Alan Moore è Alan Moore. Questa apparente tautologia cela in realtà la constatazione, tanto sincera quanto disarmante, di trovarsi di fronte a un genio.

L'autore responsabile - tra le altre cose - di capolavori quali Watchmen e V per Vendetta, perle di qualcosa che chiamare fumetto sembra quasi riduttivo (almeno per la percezione che del fumetto ha il lettore medio) e per le quali verrebbe voglia di coniare la definizione di "narrativa disegnata", si è infatti cimentato anche con la letteratura. Ed ecco che, a onor del vero abbastanza in sordina, per le edizioni BD è uscito questo romanzo intitolato La voce del fuoco.

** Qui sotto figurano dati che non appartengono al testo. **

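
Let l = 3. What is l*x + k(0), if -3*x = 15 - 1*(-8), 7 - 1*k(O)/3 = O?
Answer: -2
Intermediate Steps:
k(O) = 21 - 3*O
x = -23/3 (x = -(15 - 1*(-8))/3 = -(15 + 8)/3 = -⅓*23 = -23/3 ≈ -7.6667)
l*x + k(0) = 3*(-23/3) + (21 - 3*0) = -23 + (21 + 0) = -23 + 21 = -2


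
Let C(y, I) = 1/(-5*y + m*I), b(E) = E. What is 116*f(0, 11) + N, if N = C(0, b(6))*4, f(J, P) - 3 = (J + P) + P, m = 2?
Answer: 8701/3 ≈ 2900.3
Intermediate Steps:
f(J, P) = 3 + J + 2*P (f(J, P) = 3 + ((J + P) + P) = 3 + (J + 2*P) = 3 + J + 2*P)
C(y, I) = 1/(-5*y + 2*I)
N = 1/3 (N = 4/(-5*0 + 2*6) = 4/(0 + 12) = 4/12 = (1/12)*4 = 1/3 ≈ 0.33333)
116*f(0, 11) + N = 116*(3 + 0 + 2*11) + 1/3 = 116*(3 + 0 + 22) + 1/3 = 116*25 + 1/3 = 2900 + 1/3 = 8701/3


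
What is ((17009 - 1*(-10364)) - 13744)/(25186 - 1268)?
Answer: 13629/23918 ≈ 0.56982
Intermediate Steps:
((17009 - 1*(-10364)) - 13744)/(25186 - 1268) = ((17009 + 10364) - 13744)/23918 = (27373 - 13744)*(1/23918) = 13629*(1/23918) = 13629/23918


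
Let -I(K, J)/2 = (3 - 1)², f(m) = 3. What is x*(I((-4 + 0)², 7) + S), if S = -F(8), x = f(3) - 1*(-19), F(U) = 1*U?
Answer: -352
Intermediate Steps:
F(U) = U
I(K, J) = -8 (I(K, J) = -2*(3 - 1)² = -2*2² = -2*4 = -8)
x = 22 (x = 3 - 1*(-19) = 3 + 19 = 22)
S = -8 (S = -1*8 = -8)
x*(I((-4 + 0)², 7) + S) = 22*(-8 - 8) = 22*(-16) = -352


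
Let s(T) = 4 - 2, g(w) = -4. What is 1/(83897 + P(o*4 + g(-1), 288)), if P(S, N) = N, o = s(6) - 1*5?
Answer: 1/84185 ≈ 1.1879e-5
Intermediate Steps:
s(T) = 2
o = -3 (o = 2 - 1*5 = 2 - 5 = -3)
1/(83897 + P(o*4 + g(-1), 288)) = 1/(83897 + 288) = 1/84185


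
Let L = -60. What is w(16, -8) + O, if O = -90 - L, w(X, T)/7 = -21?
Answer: -177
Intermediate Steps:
w(X, T) = -147 (w(X, T) = 7*(-21) = -147)
O = -30 (O = -90 - 1*(-60) = -90 + 60 = -30)
w(16, -8) + O = -147 - 30 = -177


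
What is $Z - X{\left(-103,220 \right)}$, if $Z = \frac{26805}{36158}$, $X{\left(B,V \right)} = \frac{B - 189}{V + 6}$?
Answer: $\frac{8308033}{4085854} \approx 2.0334$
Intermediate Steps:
$X{\left(B,V \right)} = \frac{-189 + B}{6 + V}$
$Z = \frac{26805}{36158}$ ($Z = 26805 \cdot \frac{1}{36158} = \frac{26805}{36158} \approx 0.74133$)
$Z - X{\left(-103,220 \right)} = \frac{26805}{36158} - \frac{-189 - 103}{6 + 220} = \frac{26805}{36158} - \frac{1}{226} \left(-292\right) = \frac{26805}{36158} - - \frac{146}{113} = \frac{26805}{36158} + \frac{146}{113} = \frac{8308033}{4085854}$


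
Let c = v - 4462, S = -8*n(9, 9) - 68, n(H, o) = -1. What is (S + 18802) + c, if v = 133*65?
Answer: 22925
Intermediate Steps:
v = 8645
S = -60 (S = -8*(-1) - 68 = 8 - 68 = -60)
c = 4183 (c = 8645 - 4462 = 4183)
(S + 18802) + c = (-60 + 18802) + 4183 = 18742 + 4183 = 22925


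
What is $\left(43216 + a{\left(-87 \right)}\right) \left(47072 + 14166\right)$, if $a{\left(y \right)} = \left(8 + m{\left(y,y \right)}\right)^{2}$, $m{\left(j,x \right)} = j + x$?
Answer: $4333935736$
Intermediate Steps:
$a{\left(y \right)} = \left(8 + 2 y\right)^{2}$ ($a{\left(y \right)} = \left(8 + \left(y + y\right)\right)^{2} = \left(8 + 2 y\right)^{2}$)
$\left(43216 + a{\left(-87 \right)}\right) \left(47072 + 14166\right) = \left(43216 + 4 \left(4 - 87\right)^{2}\right) \left(47072 + 14166\right) = \left(43216 + 4 \left(-83\right)^{2}\right) 61238 = \left(43216 + 4 \cdot 6889\right) 61238 = \left(43216 + 27556\right) 61238 = 70772 \cdot 61238 = 4333935736$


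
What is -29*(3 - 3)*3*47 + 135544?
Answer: 135544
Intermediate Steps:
-29*(3 - 3)*3*47 + 135544 = -0*3*47 + 135544 = -29*0*47 + 135544 = 0*47 + 135544 = 0 + 135544 = 135544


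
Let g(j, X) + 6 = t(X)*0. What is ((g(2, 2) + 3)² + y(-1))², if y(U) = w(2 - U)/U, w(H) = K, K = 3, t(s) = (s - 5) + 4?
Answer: 36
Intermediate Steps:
t(s) = -1 + s (t(s) = (-5 + s) + 4 = -1 + s)
w(H) = 3
g(j, X) = -6 (g(j, X) = -6 + (-1 + X)*0 = -6 + 0 = -6)
y(U) = 3/U
((g(2, 2) + 3)² + y(-1))² = ((-6 + 3)² + 3/(-1))² = ((-3)² + 3*(-1))² = (9 - 3)² = 6² = 36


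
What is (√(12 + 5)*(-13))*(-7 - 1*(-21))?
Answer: -182*√17 ≈ -750.41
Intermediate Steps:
(√(12 + 5)*(-13))*(-7 - 1*(-21)) = (√17*(-13))*(-7 + 21) = -13*√17*14 = -182*√17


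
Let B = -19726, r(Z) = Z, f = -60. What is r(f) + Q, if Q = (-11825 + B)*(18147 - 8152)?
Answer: -315352305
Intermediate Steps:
Q = -315352245 (Q = (-11825 - 19726)*(18147 - 8152) = -31551*9995 = -315352245)
r(f) + Q = -60 - 315352245 = -315352305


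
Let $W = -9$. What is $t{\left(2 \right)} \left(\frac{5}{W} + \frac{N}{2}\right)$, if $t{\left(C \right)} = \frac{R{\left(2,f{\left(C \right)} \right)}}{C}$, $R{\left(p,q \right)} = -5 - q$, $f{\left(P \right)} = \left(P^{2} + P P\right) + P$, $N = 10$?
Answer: $- \frac{100}{3} \approx -33.333$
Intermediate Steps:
$f{\left(P \right)} = P + 2 P^{2}$ ($f{\left(P \right)} = \left(P^{2} + P^{2}\right) + P = 2 P^{2} + P = P + 2 P^{2}$)
$t{\left(C \right)} = \frac{-5 - C \left(1 + 2 C\right)}{C}$
$t{\left(2 \right)} \left(\frac{5}{W} + \frac{N}{2}\right) = \left(-1 - \frac{5}{2} - 4\right) \left(\frac{5}{-9} + \frac{10}{2}\right) = \left(-1 - \frac{5}{2} - 4\right) \left(5 \left(- \frac{1}{9}\right) + 10 \cdot \frac{1}{2}\right) = \left(-1 - \frac{5}{2} - 4\right) \left(- \frac{5}{9} + 5\right) = \left(- \frac{15}{2}\right) \frac{40}{9} = - \frac{100}{3}$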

Già la definizione di "romanzo" pare andar stretta a quest'opera. Sulle prime sembrerebbe infatti una antologia di racconti: ogni pezzo è la narrazione in prima persona di un particolare periodo storico, dal 4000 a.C. fino al presente. Una voce dietro l'altra, lungo i secoli e i millenni, si svolgono le vicende private di uomini e donne che hanno toccato solo marginalmente la storia: nessun re, generale o condottiero, ma persone che la Storia-con-la-S-maiuscola ha dimenticato. Emarginati del proprio stesso tempo che Moore, vero sciamano della narrazione, evoca al presente con una mimesi linguistica di primissimo livello, che lo rende capace di impersonare una strega sul rogo e un anziano crociato, un uomo primitivo rifiutato dalla sua tribù e una suora in contatto con l'oltre. Come uno stregone che indossa la pelliccia o la maschera di un animale-dio per esserne il tramite e parlare in sua vece, Moore assume in toto l'identità del personaggio di cui di volta in volta ha deciso di far udire la voce, traendola dalle profondità della storia.

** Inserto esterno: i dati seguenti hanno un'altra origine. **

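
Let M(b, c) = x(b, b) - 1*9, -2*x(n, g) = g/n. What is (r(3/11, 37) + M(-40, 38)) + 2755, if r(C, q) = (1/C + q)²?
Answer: 79187/18 ≈ 4399.3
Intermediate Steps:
x(n, g) = -g/(2*n)
M(b, c) = -19/2 (M(b, c) = -b/(2*b) - 1*9 = -½ - 9 = -19/2)
r(C, q) = (q + 1/C)²
(r(3/11, 37) + M(-40, 38)) + 2755 = ((1 + (3/11)*37)²/(3/11)² - 19/2) + 2755 = (121*(1 + 111/11)²/9 - 19/2) + 2755 = (121*(122/11)²/9 - 19/2) + 2755 = ((121/9)*(14884/121) - 19/2) + 2755 = (14884/9 - 19/2) + 2755 = 29597/18 + 2755 = 79187/18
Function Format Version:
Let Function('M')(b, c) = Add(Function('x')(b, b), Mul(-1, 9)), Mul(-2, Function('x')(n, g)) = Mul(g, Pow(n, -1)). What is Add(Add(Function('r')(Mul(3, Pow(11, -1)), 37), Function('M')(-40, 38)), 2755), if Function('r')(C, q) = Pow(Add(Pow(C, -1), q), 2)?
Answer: Rational(79187, 18) ≈ 4399.3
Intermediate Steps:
Function('x')(n, g) = Mul(Rational(-1, 2), g, Pow(n, -1)) (Function('x')(n, g) = Mul(Rational(-1, 2), Mul(g, Pow(n, -1))) = Mul(Rational(-1, 2), g, Pow(n, -1)))
Function('M')(b, c) = Rational(-19, 2) (Function('M')(b, c) = Add(Mul(Rational(-1, 2), b, Pow(b, -1)), Mul(-1, 9)) = Add(Rational(-1, 2), -9) = Rational(-19, 2))
Function('r')(C, q) = Pow(Add(q, Pow(C, -1)), 2)
Add(Add(Function('r')(Mul(3, Pow(11, -1)), 37), Function('M')(-40, 38)), 2755) = Add(Add(Mul(Pow(Mul(3, Pow(11, -1)), -2), Pow(Add(1, Mul(Mul(3, Pow(11, -1)), 37)), 2)), Rational(-19, 2)), 2755) = Add(Add(Mul(Pow(Mul(3, Rational(1, 11)), -2), Pow(Add(1, Mul(Mul(3, Rational(1, 11)), 37)), 2)), Rational(-19, 2)), 2755) = Add(Add(Mul(Pow(Rational(3, 11), -2), Pow(Add(1, Mul(Rational(3, 11), 37)), 2)), Rational(-19, 2)), 2755) = Add(Add(Mul(Rational(121, 9), Pow(Add(1, Rational(111, 11)), 2)), Rational(-19, 2)), 2755) = Add(Add(Mul(Rational(121, 9), Pow(Rational(122, 11), 2)), Rational(-19, 2)), 2755) = Add(Add(Mul(Rational(121, 9), Rational(14884, 121)), Rational(-19, 2)), 2755) = Add(Add(Rational(14884, 9), Rational(-19, 2)), 2755) = Add(Rational(29597, 18), 2755) = Rational(79187, 18)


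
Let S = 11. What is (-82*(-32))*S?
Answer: 28864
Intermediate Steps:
(-82*(-32))*S = -82*(-32)*11 = 2624*11 = 28864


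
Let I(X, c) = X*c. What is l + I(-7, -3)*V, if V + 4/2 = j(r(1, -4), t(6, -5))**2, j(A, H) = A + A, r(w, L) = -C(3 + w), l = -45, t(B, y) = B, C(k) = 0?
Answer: -87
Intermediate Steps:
r(w, L) = 0 (r(w, L) = -1*0 = 0)
j(A, H) = 2*A
V = -2 (V = -2 + (2*0)**2 = -2 + 0**2 = -2 + 0 = -2)
l + I(-7, -3)*V = -45 - 7*(-3)*(-2) = -45 + 21*(-2) = -45 - 42 = -87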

Un'antologia, dicevamo, ma solo apparentemente. Perché quello raccontato dall'autore non è un insieme di dodici storie scollegate, ma una serie di istantanee che condividono un luogo geografico ben preciso, in questo caso Northampton e i suoi dintorni: ossia i luoghi in cui Moore è nato e cresciuto. L'affresco complessivo ha il fascino di un viaggio iniziatico, di una veglia di preghiera, di una trance ipnotica: da un secolo all'altro ricorrono miti e simboli, parole e leggende, immagini reali e suggestioni metafisiche. Un viaggio che alla fine si scoprirà molto personale per Moore medesimo, che mette se stesso a fianco dei personaggi di cui ha narrato la storia, sentendosi parte di uno stesso fuoco creativo che ha attraversato i millenni prima di giungere al presente.

Che dire di più? La voce del fuoco non è certo un romanzo facile, pensato per l'intrattenimento banale. Chi conosce però la poetica personale di questo autore, ed è disposto a lasciarsi condurre per mano in questa spirale ipnagogica, emergerà fondamentalmente cambiato alla fine di questa magica lettura.